Tahvil Yatırımcıları Endişeli: Resesyon Riskleri Gündemde
ABD tahvil piyasaları da dalgalanmalardan nasibini aldı. ABD 10 yıllık tahvil getirisi hafta boyunca 9 baz puan yükselerek yatırımcılar arasında daha fazla faiz artışı beklentisini güçlendirdi. Ancak, tahvil piyasasında asıl dikkat çeken nokta kısa vadeli tahvillerde görülen sert hareketler oldu.
Özellikle, Trump yönetiminin gümrük vergisi politikaları ve federal harcamalardaki kesintiler, yatırımcıların ABD ekonomisinin yavaşlaması ihtimalini daha fazla dikkate almasına neden oldu.
TD Securities’ten Gennadiy Goldberg, “Sadece birkaç hafta önce ABD ekonomisinin yeniden ivme kazanıp kazanmadığını tartışıyorduk, ancak şimdi piyasa resesyon ihtimalini çok daha ciddi bir şekilde fiyatlamaya başladı” değerlendirmesinde bulundu.

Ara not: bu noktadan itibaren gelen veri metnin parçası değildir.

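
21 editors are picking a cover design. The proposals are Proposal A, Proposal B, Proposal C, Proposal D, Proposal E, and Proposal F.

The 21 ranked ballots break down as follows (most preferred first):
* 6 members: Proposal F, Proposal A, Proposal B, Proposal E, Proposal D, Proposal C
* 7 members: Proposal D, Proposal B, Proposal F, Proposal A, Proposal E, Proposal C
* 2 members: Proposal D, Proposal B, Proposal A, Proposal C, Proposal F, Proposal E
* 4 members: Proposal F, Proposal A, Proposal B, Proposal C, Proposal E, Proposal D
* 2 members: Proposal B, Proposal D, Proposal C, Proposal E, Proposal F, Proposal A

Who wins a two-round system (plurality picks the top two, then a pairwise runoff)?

Round 1 first-place votes: Proposal A 0, Proposal B 2, Proposal C 0, Proposal D 9, Proposal E 0, Proposal F 10. Proposal F and Proposal D advance.
Runoff: Proposal F is ranked above Proposal D on 10 ballots, Proposal D above Proposal F on 11.

Proposal D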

Kısa vadeli tahvil faizlerinde görülen keskin düşüş, yatırımcıların güvenli liman varlıklarına yöneldiğini gösterdi. Bu durum, piyasalarda belirsizliğin devam ettiğine işaret ediyor ve Fed’in faiz politikalarına dair beklentileri de doğrudan etkiliyor.
Morgan Stanley: ABD Hisse Senetlerinde Düşüş Devam Edebilir
Morgan Stanley’in kıdemli stratejistlerinden Michael Wilson, ABD hisse senetlerinin önümüzdeki süreçte daha fazla baskı altında kalabileceğini öngördü. Wilson’a göre, ABD’de uygulanan yeni tarifeler ve düşük kamu harcamaları nedeniyle S&P 500 endeksi yılın ilk yarısında 5.500 puana kadar gerileyebilir.
Buna rağmen Wilson, uzun vadede piyasalarda toparlanma yaşanabileceğini düşünüyor. Stratejistin tahminine göre, 2025 yılı sonuna kadar S&P 500 endeksi 6.500 puana kadar yükselebilir. Ancak, bu süreçte piyasalarda yüksek volatilite ve belirsizlikler yaşanabileceği konusunda da uyarıyor.
Ayrıca Wilson, “Mevcut riskler dikkate alındığında hisse senetlerinde yüzde 5 civarında bir geri çekilme bekliyoruz. Ancak, daha kötü bir senaryoda bu düşüş yüzde 20’lere kadar ulaşabilir. Şu an için resesyon senaryosunu kesin olarak öngörmüyoruz, ancak piyasalardaki kırılganlık göz ardı edilmemeli” ifadelerini kullandı.
ABD hisse senetleri, son dönemde yüksek değerleme seviyelerinin de etkisiyle uluslararası piyasalara kıyasla zayıf bir performans sergiliyor. Teknoloji hisseleri üzerindeki satış baskısı, yatırımcı güveninin azalmasına neden olurken, yatırımcılar belirsizliklere karşı daha temkinli bir duruş sergiliyor.
ABD Tahvillerinden Çıkışlar, Avrupa Piyasalarına Yaradı
Bu durum avrupa piyasalarına olumlu yansıdı.
5 Mart’ta sona eren dört haftalık dönemde, Avrupa hisse senetlerine Ağustos 2015’ten bu yana görülen en yüksek seviyede, 12 milyar dolarlık sermaye girişi kaydedildi.
Aynı dönemde, Avrupa hisse senetlerine yapılan toplam sermaye girişi, Şubat 2022’den bu yana en yüksek seviyeye ulaştı.
ABD Hazine kağıdı fonlarından ise 1.2 milyar dolar ile 11 haftanın en büyük sermaye çıkışı yaşandı.